The details of how an LS protocol works were described in the lecture and are in the lecture notes. Each Router periodically sends its currenly live links (which we maintain in the self.neighbors dictionary, as explained earlier when we discussed the HELLO protocol). Each Router also re-broadcasts, along all its links, an LSA packet that it receives via a neighboring Router, containing an LSA originating at some other Router. This re-broadcast is done only once per LSA; to ensure this property, the Router checks the sequence number of the incoming LSA to make sure that it is larger than the last LSA heard from that originating Router. These periodic LSA broadcasts are done every ADVERT_INTERVAL time slots (50 by default in NetSim); the re-broadcasts are done when a Router receives a new LSA (using the sequence number check).
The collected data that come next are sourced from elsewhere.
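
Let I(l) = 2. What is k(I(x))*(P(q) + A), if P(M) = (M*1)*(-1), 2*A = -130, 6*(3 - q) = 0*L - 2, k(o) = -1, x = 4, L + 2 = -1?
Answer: 205/3 ≈ 68.333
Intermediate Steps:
L = -3 (L = -2 - 1 = -3)
q = 10/3 (q = 3 - (0*(-3) - 2)/6 = 3 - (0 - 2)/6 = 3 - 1/6*(-2) = 3 + 1/3 = 10/3 ≈ 3.3333)
A = -65 (A = (1/2)*(-130) = -65)
P(M) = -M (P(M) = M*(-1) = -M)
k(I(x))*(P(q) + A) = -(-1*10/3 - 65) = -(-10/3 - 65) = -1*(-205/3) = 205/3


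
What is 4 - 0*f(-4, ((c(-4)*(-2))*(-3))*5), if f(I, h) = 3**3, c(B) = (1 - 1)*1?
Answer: 4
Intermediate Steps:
c(B) = 0 (c(B) = 0*1 = 0)
f(I, h) = 27
4 - 0*f(-4, ((c(-4)*(-2))*(-3))*5) = 4 - 0*27 = 4 - 1*0 = 4 + 0 = 4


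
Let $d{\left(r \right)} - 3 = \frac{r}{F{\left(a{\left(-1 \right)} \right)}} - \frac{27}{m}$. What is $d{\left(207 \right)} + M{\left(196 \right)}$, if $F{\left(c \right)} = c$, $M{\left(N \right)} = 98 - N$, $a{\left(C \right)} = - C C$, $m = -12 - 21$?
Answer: $- \frac{3313}{11} \approx -301.18$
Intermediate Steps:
$m = -33$ ($m = -12 - 21 = -33$)
$a{\left(C \right)} = - C^{2}$
$d{\left(r \right)} = \frac{42}{11} - r$ ($d{\left(r \right)} = 3 + \left(\frac{r}{\left(-1\right) \left(-1\right)^{2}} - \frac{27}{-33}\right) = 3 + \left(\frac{r}{\left(-1\right) 1} - - \frac{9}{11}\right) = 3 + \left(\frac{r}{-1} + \frac{9}{11}\right) = 3 + \left(r \left(-1\right) + \frac{9}{11}\right) = 3 - \left(- \frac{9}{11} + r\right) = \frac{42}{11} - r$)
$d{\left(207 \right)} + M{\left(196 \right)} = \left(\frac{42}{11} - 207\right) + \left(98 - 196\right) = - \frac{2235}{11} - 98 = - \frac{3313}{11}$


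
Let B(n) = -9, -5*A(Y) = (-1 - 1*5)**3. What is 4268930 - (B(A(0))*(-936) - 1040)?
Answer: 4261546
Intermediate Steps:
A(Y) = 216/5 (A(Y) = -(-1 - 1*5)**3/5 = -(-1 - 5)**3/5 = -1/5*(-6)**3 = -1/5*(-216) = 216/5)
4268930 - (B(A(0))*(-936) - 1040) = 4268930 - (-9*(-936) - 1040) = 4268930 - (8424 - 1040) = 4268930 - 1*7384 = 4268930 - 7384 = 4261546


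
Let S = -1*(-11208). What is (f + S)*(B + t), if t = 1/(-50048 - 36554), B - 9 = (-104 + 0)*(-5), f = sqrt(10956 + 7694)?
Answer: 256733009028/43301 + 229062285*sqrt(746)/86602 ≈ 6.0013e+6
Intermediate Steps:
f = 5*sqrt(746) (f = sqrt(18650) = 5*sqrt(746) ≈ 136.56)
S = 11208
B = 529 (B = 9 + (-104 + 0)*(-5) = 9 - 104*(-5) = 9 + 520 = 529)
t = -1/86602 (t = 1/(-86602) = -1/86602 ≈ -1.1547e-5)
(f + S)*(B + t) = (5*sqrt(746) + 11208)*(529 - 1/86602) = (11208 + 5*sqrt(746))*(45812457/86602) = 256733009028/43301 + 229062285*sqrt(746)/86602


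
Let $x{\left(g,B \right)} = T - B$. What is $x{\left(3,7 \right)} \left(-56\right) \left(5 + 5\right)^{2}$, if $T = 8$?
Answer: $-5600$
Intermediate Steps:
$x{\left(g,B \right)} = 8 - B$
$x{\left(3,7 \right)} \left(-56\right) \left(5 + 5\right)^{2} = \left(8 - 7\right) \left(-56\right) \left(5 + 5\right)^{2} = \left(8 - 7\right) \left(-56\right) 10^{2} = 1 \left(-56\right) 100 = \left(-56\right) 100 = -5600$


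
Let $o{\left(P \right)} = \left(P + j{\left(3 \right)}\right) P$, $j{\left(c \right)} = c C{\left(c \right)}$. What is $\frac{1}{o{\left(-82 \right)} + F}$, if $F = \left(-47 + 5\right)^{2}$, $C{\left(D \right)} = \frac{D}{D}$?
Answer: $\frac{1}{8242} \approx 0.00012133$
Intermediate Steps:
$C{\left(D \right)} = 1$
$F = 1764$ ($F = \left(-42\right)^{2} = 1764$)
$j{\left(c \right)} = c$ ($j{\left(c \right)} = c 1 = c$)
$o{\left(P \right)} = P \left(3 + P\right)$ ($o{\left(P \right)} = \left(P + 3\right) P = \left(3 + P\right) P = P \left(3 + P\right)$)
$\frac{1}{o{\left(-82 \right)} + F} = \frac{1}{- 82 \left(3 - 82\right) + 1764} = \frac{1}{\left(-82\right) \left(-79\right) + 1764} = \frac{1}{6478 + 1764} = \frac{1}{8242}$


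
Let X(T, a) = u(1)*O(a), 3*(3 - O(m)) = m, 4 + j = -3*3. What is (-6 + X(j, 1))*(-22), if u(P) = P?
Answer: 220/3 ≈ 73.333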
For this task, the file you will have to extend is lab9_ls.py -- your task is to write the following two functions, which are the core of any LS protocol:

make_ls_advertisement(): consult the list of neighbors, self.neighbors, that are currently "live" and return a list of [(neighbor1,linkcost1), (neighbor2,linkcost2), (neighbor3,linkcost3), ...]. This function is called by send_lsa, which marshalls this LSA into the packets, and then sends one packet each along each link.
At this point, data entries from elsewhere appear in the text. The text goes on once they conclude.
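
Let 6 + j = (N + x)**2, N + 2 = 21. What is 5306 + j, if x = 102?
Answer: 19941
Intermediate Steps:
N = 19 (N = -2 + 21 = 19)
j = 14635 (j = -6 + (19 + 102)**2 = -6 + 121**2 = -6 + 14641 = 14635)
5306 + j = 5306 + 14635 = 19941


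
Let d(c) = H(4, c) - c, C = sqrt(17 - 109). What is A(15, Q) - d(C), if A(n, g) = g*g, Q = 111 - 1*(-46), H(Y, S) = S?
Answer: 24649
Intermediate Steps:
C = 2*I*sqrt(23) (C = sqrt(-92) = 2*I*sqrt(23) ≈ 9.5917*I)
d(c) = 0 (d(c) = c - c = 0)
Q = 157 (Q = 111 + 46 = 157)
A(n, g) = g**2
A(15, Q) - d(C) = 157**2 - 1*0 = 24649 + 0 = 24649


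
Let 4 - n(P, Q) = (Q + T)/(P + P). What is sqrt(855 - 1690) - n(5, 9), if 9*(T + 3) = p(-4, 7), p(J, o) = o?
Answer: -299/90 + I*sqrt(835) ≈ -3.3222 + 28.896*I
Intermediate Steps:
T = -20/9 (T = -3 + (1/9)*7 = -3 + 7/9 = -20/9 ≈ -2.2222)
n(P, Q) = 4 - (-20/9 + Q)/(2*P) (n(P, Q) = 4 - (Q - 20/9)/(P + P) = 4 - (-20/9 + Q)/(2*P))
sqrt(855 - 1690) - n(5, 9) = sqrt(855 - 1690) - (20 - 9*9 + 72*5)/(18*5) = sqrt(-835) - (20 - 81 + 360)/(18*5) = I*sqrt(835) - 299/(18*5) = I*sqrt(835) - 1*299/90 = I*sqrt(835) - 299/90 = -299/90 + I*sqrt(835)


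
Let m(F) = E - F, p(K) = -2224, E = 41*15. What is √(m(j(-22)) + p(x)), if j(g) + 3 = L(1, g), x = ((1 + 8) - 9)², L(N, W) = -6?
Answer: 40*I ≈ 40.0*I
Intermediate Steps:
E = 615
x = 0 (x = (9 - 9)² = 0² = 0)
j(g) = -9 (j(g) = -3 - 6 = -9)
m(F) = 615 - F
√(m(j(-22)) + p(x)) = √((615 - 1*(-9)) - 2224) = √((615 + 9) - 2224) = √(624 - 2224) = √(-1600) = 40*I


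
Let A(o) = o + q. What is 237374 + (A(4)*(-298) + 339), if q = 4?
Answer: 235329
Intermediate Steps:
A(o) = 4 + o (A(o) = o + 4 = 4 + o)
237374 + (A(4)*(-298) + 339) = 237374 + ((4 + 4)*(-298) + 339) = 237374 + (8*(-298) + 339) = 237374 + (-2384 + 339) = 237374 - 2045 = 235329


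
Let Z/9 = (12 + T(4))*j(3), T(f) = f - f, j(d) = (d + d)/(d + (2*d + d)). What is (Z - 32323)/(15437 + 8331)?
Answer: -32269/23768 ≈ -1.3577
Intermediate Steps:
j(d) = ½ (j(d) = (2*d)/(d + 3*d) = (2*d)/((4*d)) = (2*d)*(1/(4*d)) = ½)
T(f) = 0
Z = 54 (Z = 9*((12 + 0)*(½)) = 9*(12*(½)) = 9*6 = 54)
(Z - 32323)/(15437 + 8331) = (54 - 32323)/(15437 + 8331) = -32269/23768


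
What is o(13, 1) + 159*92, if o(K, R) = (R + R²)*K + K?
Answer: 14667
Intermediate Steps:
o(K, R) = K + K*(R + R²) (o(K, R) = K*(R + R²) + K = K + K*(R + R²))
o(13, 1) + 159*92 = 13*(1 + 1 + 1²) + 159*92 = 13*(1 + 1 + 1) + 14628 = 13*3 + 14628 = 39 + 14628 = 14667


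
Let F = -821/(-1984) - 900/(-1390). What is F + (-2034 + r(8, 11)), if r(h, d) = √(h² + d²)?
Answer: -560635705/275776 + √185 ≈ -2019.3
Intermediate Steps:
F = 292679/275776 (F = -821*(-1/1984) - 900*(-1/1390) = 821/1984 + 90/139 = 292679/275776 ≈ 1.0613)
r(h, d) = √(d² + h²)
F + (-2034 + r(8, 11)) = 292679/275776 + (-2034 + √(11² + 8²)) = 292679/275776 + (-2034 + √(121 + 64)) = 292679/275776 + (-2034 + √185) = -560635705/275776 + √185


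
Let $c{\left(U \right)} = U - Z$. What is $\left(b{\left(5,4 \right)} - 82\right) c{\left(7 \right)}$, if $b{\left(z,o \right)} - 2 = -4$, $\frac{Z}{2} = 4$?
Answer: $84$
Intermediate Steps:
$Z = 8$ ($Z = 2 \cdot 4 = 8$)
$b{\left(z,o \right)} = -2$ ($b{\left(z,o \right)} = 2 - 4 = -2$)
$c{\left(U \right)} = -8 + U$ ($c{\left(U \right)} = U - 8 = -8 + U$)
$\left(b{\left(5,4 \right)} - 82\right) c{\left(7 \right)} = \left(-2 - 82\right) \left(-8 + 7\right) = \left(-84\right) \left(-1\right) = 84$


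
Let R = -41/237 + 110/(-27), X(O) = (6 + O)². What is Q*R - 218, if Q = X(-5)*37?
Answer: -800177/2133 ≈ -375.14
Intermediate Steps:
R = -9059/2133 (R = -41*1/237 + 110*(-1/27) = -41/237 - 110/27 = -9059/2133 ≈ -4.2471)
Q = 37 (Q = (6 - 5)²*37 = 1²*37 = 1*37 = 37)
Q*R - 218 = 37*(-9059/2133) - 218 = -335183/2133 - 218 = -800177/2133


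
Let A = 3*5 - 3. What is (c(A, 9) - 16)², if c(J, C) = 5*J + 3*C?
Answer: 5041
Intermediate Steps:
A = 12 (A = 15 - 3 = 12)
c(J, C) = 3*C + 5*J
(c(A, 9) - 16)² = ((3*9 + 5*12) - 16)² = ((27 + 60) - 16)² = (87 - 16)² = 71² = 5041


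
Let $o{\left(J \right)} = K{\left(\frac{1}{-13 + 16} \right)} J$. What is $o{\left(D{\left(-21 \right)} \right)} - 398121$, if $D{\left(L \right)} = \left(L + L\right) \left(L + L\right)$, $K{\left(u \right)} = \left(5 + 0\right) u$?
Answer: $-395181$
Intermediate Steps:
$K{\left(u \right)} = 5 u$
$D{\left(L \right)} = 4 L^{2}$ ($D{\left(L \right)} = 2 L 2 L = 4 L^{2}$)
$o{\left(J \right)} = \frac{5 J}{3}$ ($o{\left(J \right)} = \frac{5}{-13 + 16} J = \frac{5}{3} J = 5 \cdot \frac{1}{3} J = \frac{5 J}{3}$)
$o{\left(D{\left(-21 \right)} \right)} - 398121 = \frac{5 \cdot 4 \left(-21\right)^{2}}{3} - 398121 = \frac{5 \cdot 4 \cdot 441}{3} - 398121 = \frac{5}{3} \cdot 1764 - 398121 = 2940 - 398121 = -395181$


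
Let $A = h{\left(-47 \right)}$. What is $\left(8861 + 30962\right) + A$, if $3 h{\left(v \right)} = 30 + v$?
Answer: $\frac{119452}{3} \approx 39817.0$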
Note that the self.neighbors dictionary mapping a Link to a (timestamp, address, linkcost) tuple will be useful in constructing the LSA; as mentioned above in the discussion of the HELLO protocol, neighbors keeps track of currently "live" neighboring Routers.
run_dijkstra(nodes): Use Dijkstra's algorithm to produce self.routes[dest] for all dest in nodes, as well as self.spcost[dest]. The topology information for the network (graph) is available in the self.LSA, whose format was described above. The set of nodes currently reachable from the Router is passed as the argument to run_dijkstra().
There is one important issue that you need to watch out for in the steps of run_dijkstra() that will set the routing table entries, self.routes, for various destinations. At the Router, as you go through the different destinations in non-decreasing order of shortest-path costs and set the route to a node to be that of its parent in the shortest path tree. If the parent is self.address (i.e., the Router running the algorithm), then you should remember to set the route to the link connecting the Router (self) to the destination. You can use the self.getlink() method for this purpose.